The January 2012 issue of Speculum (87.1) has now been published. The current issue includes five articles and 69 reviews. The articles cover a good range of geographical and disciplinary approaches and include Elizabeth A.R. (Peggy) Brown’s revised presidential address, “Moral Imperatives and Conundrums of Conscience: Reflections on Philip the Fair of France,” a close analysis of conscience and its effect (or not) on royal policy and action, with a fascinating and compelling analysis of Guillaume de Nogaret. Two articles discuss well-known linguistic histories and perceptions. Julia Verkholantsev’s “St. Jerome, Apostle to the Slavs, and the Roman Slavonic Rite” brings us through the history and cultural impact of the Glagolitic tradition from its uncertain and nearly mythical origins into its later official life in Bohemia, Silesia, Poland and the “Slavic Oikumene”; while Tim William Machan’s “Chaucer and the History of English” focuses on the issue of Chaucer’s language as paradigmatic – or not – of Middle English and its later descendants. Both shed new light on the role of language as culturally determinative and self-reflective. Erin L. Jordan’s “Gender Concerns: Monks, Nuns, and Patronage of the Cistercian Order in Thirteenth-Century Flanders and Hainaut” reexamines the assumptions underlying our received view of women’s monastic life – its relative poverty, marginalization, and lack of patronage – and demonstrates from close archival readings that, at least for these northern Cistercian houses, the situation was far more varied and complex than the historiography has allowed and that material conditions did not necessarily equate with prestige, influence, or spiritual impact in the medieval mind.
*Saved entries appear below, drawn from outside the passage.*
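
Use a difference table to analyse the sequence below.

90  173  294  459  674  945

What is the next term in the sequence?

1278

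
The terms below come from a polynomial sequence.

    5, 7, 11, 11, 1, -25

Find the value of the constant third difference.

First differences: 2, 4, 0, -10, -26
Second differences: 2, -4, -10, -16
Third differences: -6, -6, -6

-6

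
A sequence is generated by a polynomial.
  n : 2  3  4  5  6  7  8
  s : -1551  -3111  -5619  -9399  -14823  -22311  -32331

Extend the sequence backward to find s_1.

-663

Δ: -1560, -2508, -3780, -5424, -7488, -10020
Δ²: -948, -1272, -1644, -2064, -2532
Δ³: -324, -372, -420, -468
Δ⁴: -48, -48, -48
The fourth differences are constant at -48.
Work back: -324 + 48 = -276;  -948 + 276 = -672;  -1560 + 672 = -888;  -1551 + 888 = -663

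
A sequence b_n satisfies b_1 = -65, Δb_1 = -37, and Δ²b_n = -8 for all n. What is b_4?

-200

Build the table forward from the leading diagonal:
Second differences: -8  -8  -8  -8
First differences: -37  -45  -53  -61
b: -65  -102  -147  -200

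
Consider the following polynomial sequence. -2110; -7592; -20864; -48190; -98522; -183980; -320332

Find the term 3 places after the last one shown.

-5482  -13272  -27326  -50332  -85458  -136352
-7790  -14054  -23006  -35126  -50894
-6264  -8952  -12120  -15768
-2688  -3168  -3648
-480  -480
The fifth differences are constant (-480).
-3648 − 480 = -4128;  -15768 − 4128 = -19896;  -50894 − 19896 = -70790;  -136352 − 70790 = -207142;  -320332 − 207142 = -527474
-4128 − 480 = -4608;  -19896 − 4608 = -24504;  -70790 − 24504 = -95294;  -207142 − 95294 = -302436;  -527474 − 302436 = -829910
-4608 − 480 = -5088;  -24504 − 5088 = -29592;  -95294 − 29592 = -124886;  -302436 − 124886 = -427322;  -829910 − 427322 = -1257232

-1257232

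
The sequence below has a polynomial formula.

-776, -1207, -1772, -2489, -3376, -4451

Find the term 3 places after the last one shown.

D1: -431, -565, -717, -887, -1075
D2: -134, -152, -170, -188
D3: -18, -18, -18
The third differences are constant (-18).
-188 − 18 = -206;  -1075 − 206 = -1281;  -4451 − 1281 = -5732
-206 − 18 = -224;  -1281 − 224 = -1505;  -5732 − 1505 = -7237
-224 − 18 = -242;  -1505 − 242 = -1747;  -7237 − 1747 = -8984

-8984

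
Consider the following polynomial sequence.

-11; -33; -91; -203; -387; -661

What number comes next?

-1043

-22, -58, -112, -184, -274
-36, -54, -72, -90
-18, -18, -18
Constant third difference = -18, so extend:
-90 − 18 = -108;  -274 − 108 = -382;  -661 − 382 = -1043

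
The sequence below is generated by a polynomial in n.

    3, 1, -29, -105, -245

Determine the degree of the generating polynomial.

First differences: -2, -30, -76, -140
Second differences: -28, -46, -64
Third differences: -18, -18
The third differences are constant, so the polynomial has degree 3.

3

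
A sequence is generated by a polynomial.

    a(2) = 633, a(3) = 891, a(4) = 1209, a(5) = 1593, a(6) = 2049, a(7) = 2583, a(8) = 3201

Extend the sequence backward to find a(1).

429

First differences: 258, 318, 384, 456, 534, 618
Second differences: 60, 66, 72, 78, 84
Third differences: 6, 6, 6, 6
The third differences are constant at 6.
Work back: 60 − 6 = 54;  258 − 54 = 204;  633 − 204 = 429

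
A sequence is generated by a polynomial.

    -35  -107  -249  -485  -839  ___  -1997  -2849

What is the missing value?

-1335

Using the first 5 terms:
-72, -142, -236, -354
-70, -94, -118
-24, -24
Constant third difference = -24.
Extend forward: -118 − 24 = -142;  -354 − 142 = -496;  -839 − 496 = -1335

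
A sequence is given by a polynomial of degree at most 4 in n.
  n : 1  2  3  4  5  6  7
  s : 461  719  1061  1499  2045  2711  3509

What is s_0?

258, 342, 438, 546, 666, 798
84, 96, 108, 120, 132
12, 12, 12, 12
The third differences are constant at 12.
Work back: 84 − 12 = 72;  258 − 72 = 186;  461 − 186 = 275

275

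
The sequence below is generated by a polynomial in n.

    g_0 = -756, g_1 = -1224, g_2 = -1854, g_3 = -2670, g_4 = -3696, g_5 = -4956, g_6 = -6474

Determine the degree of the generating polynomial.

First differences: -468, -630, -816, -1026, -1260, -1518
Second differences: -162, -186, -210, -234, -258
Third differences: -24, -24, -24, -24
The third differences are constant, so the polynomial has degree 3.

3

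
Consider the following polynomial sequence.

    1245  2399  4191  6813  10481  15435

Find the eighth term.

1154, 1792, 2622, 3668, 4954
638, 830, 1046, 1286
192, 216, 240
24, 24
Constant fourth difference = 24, so extend:
240 + 24 = 264;  1286 + 264 = 1550;  4954 + 1550 = 6504;  15435 + 6504 = 21939
264 + 24 = 288;  1550 + 288 = 1838;  6504 + 1838 = 8342;  21939 + 8342 = 30281

30281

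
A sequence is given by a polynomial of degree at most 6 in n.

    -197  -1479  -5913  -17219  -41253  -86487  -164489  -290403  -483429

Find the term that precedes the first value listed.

-3

D1: -1282, -4434, -11306, -24034, -45234, -78002, -125914, -193026
D2: -3152, -6872, -12728, -21200, -32768, -47912, -67112
D3: -3720, -5856, -8472, -11568, -15144, -19200
D4: -2136, -2616, -3096, -3576, -4056
D5: -480, -480, -480, -480
The fifth differences are constant at -480.
Work back: -2136 + 480 = -1656;  -3720 + 1656 = -2064;  -3152 + 2064 = -1088;  -1282 + 1088 = -194;  -197 + 194 = -3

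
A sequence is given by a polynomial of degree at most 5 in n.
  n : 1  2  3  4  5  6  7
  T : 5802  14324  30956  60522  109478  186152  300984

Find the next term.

466766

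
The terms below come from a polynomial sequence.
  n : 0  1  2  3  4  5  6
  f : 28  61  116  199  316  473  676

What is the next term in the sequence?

931

First differences: 33  55  83  117  157  203
Second differences: 22  28  34  40  46
Third differences: 6  6  6  6
Constant third difference = 6, so extend:
46 + 6 = 52;  203 + 52 = 255;  676 + 255 = 931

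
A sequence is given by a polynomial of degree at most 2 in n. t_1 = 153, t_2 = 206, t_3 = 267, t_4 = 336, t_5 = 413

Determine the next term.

498

First differences: 53 , 61 , 69 , 77
Second differences: 8 , 8 , 8
Second differences constant at 8.
77 + 8 = 85;  413 + 85 = 498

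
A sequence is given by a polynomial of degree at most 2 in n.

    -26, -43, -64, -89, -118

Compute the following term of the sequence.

-151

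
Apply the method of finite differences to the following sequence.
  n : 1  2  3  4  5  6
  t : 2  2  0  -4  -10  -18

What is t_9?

-54

0 , -2 , -4 , -6 , -8
-2 , -2 , -2 , -2
Constant second difference = -2, so extend:
-8 − 2 = -10;  -18 − 10 = -28
-10 − 2 = -12;  -28 − 12 = -40
-12 − 2 = -14;  -40 − 14 = -54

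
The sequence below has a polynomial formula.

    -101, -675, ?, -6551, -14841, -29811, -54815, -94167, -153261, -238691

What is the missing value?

-2427

Using the last 7 terms:
First differences: -8290  -14970  -25004  -39352  -59094  -85430
Second differences: -6680  -10034  -14348  -19742  -26336
Third differences: -3354  -4314  -5394  -6594
Fourth differences: -960  -1080  -1200
Fifth differences: -120  -120
Constant fifth difference = -120.
Extend backward: -960 + 120 = -840;  -3354 + 840 = -2514;  -6680 + 2514 = -4166;  -8290 + 4166 = -4124;  -6551 + 4124 = -2427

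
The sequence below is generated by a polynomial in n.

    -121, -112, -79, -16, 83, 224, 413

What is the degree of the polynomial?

Δ: 9, 33, 63, 99, 141, 189
Δ²: 24, 30, 36, 42, 48
Δ³: 6, 6, 6, 6
The third differences are constant, so the polynomial has degree 3.

3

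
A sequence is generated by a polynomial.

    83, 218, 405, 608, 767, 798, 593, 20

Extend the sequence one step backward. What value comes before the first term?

D1: 135  187  203  159  31  -205  -573
D2: 52  16  -44  -128  -236  -368
D3: -36  -60  -84  -108  -132
D4: -24  -24  -24  -24
The fourth differences are constant at -24.
Work back: -36 + 24 = -12;  52 + 12 = 64;  135 − 64 = 71;  83 − 71 = 12

12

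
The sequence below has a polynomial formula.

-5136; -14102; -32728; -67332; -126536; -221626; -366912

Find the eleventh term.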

Further to the south, Ronald B. Herzman and William A. Stephany’s “Dante and the Frescoes at Santi Quattro Coronati” takes a fresh look at all the paintings and episodes in the famous Constantine cycle in Rome as a deep contextualization for Dante’s critique of the papacy and its temporal ambitions.
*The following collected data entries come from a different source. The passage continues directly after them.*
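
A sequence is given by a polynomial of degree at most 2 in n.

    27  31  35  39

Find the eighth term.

55

Δ: 4, 4, 4
Constant first difference = 4, so extend:
39 + 4 = 43
43 + 4 = 47
47 + 4 = 51
51 + 4 = 55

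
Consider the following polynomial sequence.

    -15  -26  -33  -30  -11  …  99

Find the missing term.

30

Using the first 5 terms:
Δ: -11, -7, 3, 19
Δ²: 4, 10, 16
Δ³: 6, 6
Constant third difference = 6.
Extend forward: 16 + 6 = 22;  19 + 22 = 41;  -11 + 41 = 30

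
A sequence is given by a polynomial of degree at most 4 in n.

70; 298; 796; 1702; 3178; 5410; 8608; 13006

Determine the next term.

18862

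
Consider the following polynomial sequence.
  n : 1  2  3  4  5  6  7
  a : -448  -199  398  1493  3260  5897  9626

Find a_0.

249  597  1095  1767  2637  3729
348  498  672  870  1092
150  174  198  222
24  24  24
The fourth differences are constant at 24.
Work back: 150 − 24 = 126;  348 − 126 = 222;  249 − 222 = 27;  -448 − 27 = -475

-475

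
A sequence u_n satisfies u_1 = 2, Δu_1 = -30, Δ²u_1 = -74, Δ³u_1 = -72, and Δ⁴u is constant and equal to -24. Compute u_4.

Build the table forward from the leading diagonal:
Δ⁴: -24  -24  -24  -24
Δ³: -72  -96  -120  -144
Δ²: -74  -146  -242  -362
Δ: -30  -104  -250  -492
u: 2  -28  -132  -382

-382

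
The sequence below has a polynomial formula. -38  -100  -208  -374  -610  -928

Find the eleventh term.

-4168

D1: -62 , -108 , -166 , -236 , -318
D2: -46 , -58 , -70 , -82
D3: -12 , -12 , -12
Constant third difference = -12, so extend:
-82 − 12 = -94;  -318 − 94 = -412;  -928 − 412 = -1340
-94 − 12 = -106;  -412 − 106 = -518;  -1340 − 518 = -1858
-106 − 12 = -118;  -518 − 118 = -636;  -1858 − 636 = -2494
-118 − 12 = -130;  -636 − 130 = -766;  -2494 − 766 = -3260
-130 − 12 = -142;  -766 − 142 = -908;  -3260 − 908 = -4168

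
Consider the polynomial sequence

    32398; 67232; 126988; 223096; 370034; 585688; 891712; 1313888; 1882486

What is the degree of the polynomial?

Δ: 34834, 59756, 96108, 146938, 215654, 306024, 422176, 568598
Δ²: 24922, 36352, 50830, 68716, 90370, 116152, 146422
Δ³: 11430, 14478, 17886, 21654, 25782, 30270
Δ⁴: 3048, 3408, 3768, 4128, 4488
Δ⁵: 360, 360, 360, 360
The fifth differences are constant, so the polynomial has degree 5.

5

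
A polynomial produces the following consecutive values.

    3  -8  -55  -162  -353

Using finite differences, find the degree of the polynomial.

Δ: -11, -47, -107, -191
Δ²: -36, -60, -84
Δ³: -24, -24
The third differences are constant, so the polynomial has degree 3.

3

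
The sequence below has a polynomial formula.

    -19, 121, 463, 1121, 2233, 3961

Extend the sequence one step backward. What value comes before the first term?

First differences: 140, 342, 658, 1112, 1728
Second differences: 202, 316, 454, 616
Third differences: 114, 138, 162
Fourth differences: 24, 24
The fourth differences are constant at 24.
Work back: 114 − 24 = 90;  202 − 90 = 112;  140 − 112 = 28;  -19 − 28 = -47

-47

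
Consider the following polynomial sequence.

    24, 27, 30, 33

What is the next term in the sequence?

36

D1: 3  3  3
The first differences are constant (3).
33 + 3 = 36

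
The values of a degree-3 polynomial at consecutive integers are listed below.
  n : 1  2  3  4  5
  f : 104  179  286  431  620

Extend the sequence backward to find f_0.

55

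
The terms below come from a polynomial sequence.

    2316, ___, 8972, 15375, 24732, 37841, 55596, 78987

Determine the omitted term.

Using the last 6 terms:
First differences: 6403, 9357, 13109, 17755, 23391
Second differences: 2954, 3752, 4646, 5636
Third differences: 798, 894, 990
Fourth differences: 96, 96
Constant fourth difference = 96.
Extend backward: 798 − 96 = 702;  2954 − 702 = 2252;  6403 − 2252 = 4151;  8972 − 4151 = 4821

4821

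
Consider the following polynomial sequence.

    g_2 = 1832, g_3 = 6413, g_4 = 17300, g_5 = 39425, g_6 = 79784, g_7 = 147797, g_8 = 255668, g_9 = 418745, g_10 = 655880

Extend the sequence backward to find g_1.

Δ: 4581, 10887, 22125, 40359, 68013, 107871, 163077, 237135
Δ²: 6306, 11238, 18234, 27654, 39858, 55206, 74058
Δ³: 4932, 6996, 9420, 12204, 15348, 18852
Δ⁴: 2064, 2424, 2784, 3144, 3504
Δ⁵: 360, 360, 360, 360
The fifth differences are constant at 360.
Work back: 2064 − 360 = 1704;  4932 − 1704 = 3228;  6306 − 3228 = 3078;  4581 − 3078 = 1503;  1832 − 1503 = 329

329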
As we move forward, our next issues will offer even more articles with, we hope, an even greater mix of disciplines, methodologies, periods, and regions.
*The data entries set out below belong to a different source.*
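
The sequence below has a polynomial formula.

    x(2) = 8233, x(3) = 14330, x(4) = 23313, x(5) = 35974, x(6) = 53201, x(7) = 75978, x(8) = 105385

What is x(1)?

4326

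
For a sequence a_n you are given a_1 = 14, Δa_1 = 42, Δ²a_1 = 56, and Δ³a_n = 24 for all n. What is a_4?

332

Build the table forward from the leading diagonal:
Δ³: 24, 24, 24, 24
Δ²: 56, 80, 104, 128
Δ: 42, 98, 178, 282
a: 14, 56, 154, 332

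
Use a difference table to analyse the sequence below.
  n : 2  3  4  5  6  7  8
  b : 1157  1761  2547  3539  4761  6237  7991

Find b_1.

First differences: 604  786  992  1222  1476  1754
Second differences: 182  206  230  254  278
Third differences: 24  24  24  24
The third differences are constant at 24.
Work back: 182 − 24 = 158;  604 − 158 = 446;  1157 − 446 = 711

711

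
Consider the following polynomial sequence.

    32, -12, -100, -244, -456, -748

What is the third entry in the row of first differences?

-144

First differences: -44, -88, -144, -212, -292
Second differences: -44, -56, -68, -80
Third differences: -12, -12, -12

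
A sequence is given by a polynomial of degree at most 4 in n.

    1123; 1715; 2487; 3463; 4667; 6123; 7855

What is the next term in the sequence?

9887

First differences: 592  772  976  1204  1456  1732
Second differences: 180  204  228  252  276
Third differences: 24  24  24  24
Third differences constant at 24.
276 + 24 = 300;  1732 + 300 = 2032;  7855 + 2032 = 9887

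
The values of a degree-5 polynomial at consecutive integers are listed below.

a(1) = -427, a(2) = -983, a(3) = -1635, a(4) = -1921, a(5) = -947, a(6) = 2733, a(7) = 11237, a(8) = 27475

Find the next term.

55269

D1: -556 , -652 , -286 , 974 , 3680 , 8504 , 16238
D2: -96 , 366 , 1260 , 2706 , 4824 , 7734
D3: 462 , 894 , 1446 , 2118 , 2910
D4: 432 , 552 , 672 , 792
D5: 120 , 120 , 120
The fifth differences are constant (120).
792 + 120 = 912;  2910 + 912 = 3822;  7734 + 3822 = 11556;  16238 + 11556 = 27794;  27475 + 27794 = 55269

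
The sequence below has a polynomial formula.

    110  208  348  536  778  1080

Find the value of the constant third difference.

First differences: 98, 140, 188, 242, 302
Second differences: 42, 48, 54, 60
Third differences: 6, 6, 6

6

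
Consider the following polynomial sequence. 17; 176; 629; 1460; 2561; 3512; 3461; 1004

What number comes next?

-5935

D1: 159, 453, 831, 1101, 951, -51, -2457
D2: 294, 378, 270, -150, -1002, -2406
D3: 84, -108, -420, -852, -1404
D4: -192, -312, -432, -552
D5: -120, -120, -120
Constant fifth difference = -120, so extend:
-552 − 120 = -672;  -1404 − 672 = -2076;  -2406 − 2076 = -4482;  -2457 − 4482 = -6939;  1004 − 6939 = -5935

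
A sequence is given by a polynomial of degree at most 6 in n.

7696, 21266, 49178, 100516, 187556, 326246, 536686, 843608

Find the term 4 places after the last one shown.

3719756

First differences: 13570 , 27912 , 51338 , 87040 , 138690 , 210440 , 306922
Second differences: 14342 , 23426 , 35702 , 51650 , 71750 , 96482
Third differences: 9084 , 12276 , 15948 , 20100 , 24732
Fourth differences: 3192 , 3672 , 4152 , 4632
Fifth differences: 480 , 480 , 480
Constant fifth difference = 480, so extend:
4632 + 480 = 5112;  24732 + 5112 = 29844;  96482 + 29844 = 126326;  306922 + 126326 = 433248;  843608 + 433248 = 1276856
5112 + 480 = 5592;  29844 + 5592 = 35436;  126326 + 35436 = 161762;  433248 + 161762 = 595010;  1276856 + 595010 = 1871866
5592 + 480 = 6072;  35436 + 6072 = 41508;  161762 + 41508 = 203270;  595010 + 203270 = 798280;  1871866 + 798280 = 2670146
6072 + 480 = 6552;  41508 + 6552 = 48060;  203270 + 48060 = 251330;  798280 + 251330 = 1049610;  2670146 + 1049610 = 3719756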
Perhaps the biggest news to report regarding Speculum, however, is what has transpired behind the scenes at the Medieval Academy itself. We are saddened to report the resignations of the twin pillars of Speculum. Both Doctors Jacqueline (Jackie) Brown and Mary-Jo Arn have left the Medieval Academy as of 31 January 2012. While we have been able to find successors (two PhDs with extensive editorial experience) for both our associate editors – and have taken on two new editorial assistants to pick up much of the day-to-day slack – Jackie and Mary-Jo’s long experience, high editorial standards, and genial relations with authors, reviewers, and MAA members will be sorely missed. We are sure that all members of the MAA will join us in congratulating Jackie and Mary-Jo for their many achievements and years of service and in wishing them well in the future. Together our editors emeritae helped make Speculum the premier journal in medieval studies and one of the most prestigious in the humanities. We will make every effort to live up to their legacy. We are certain that members of the MAA will be hearing more of Jackie and Mary-Jo soon.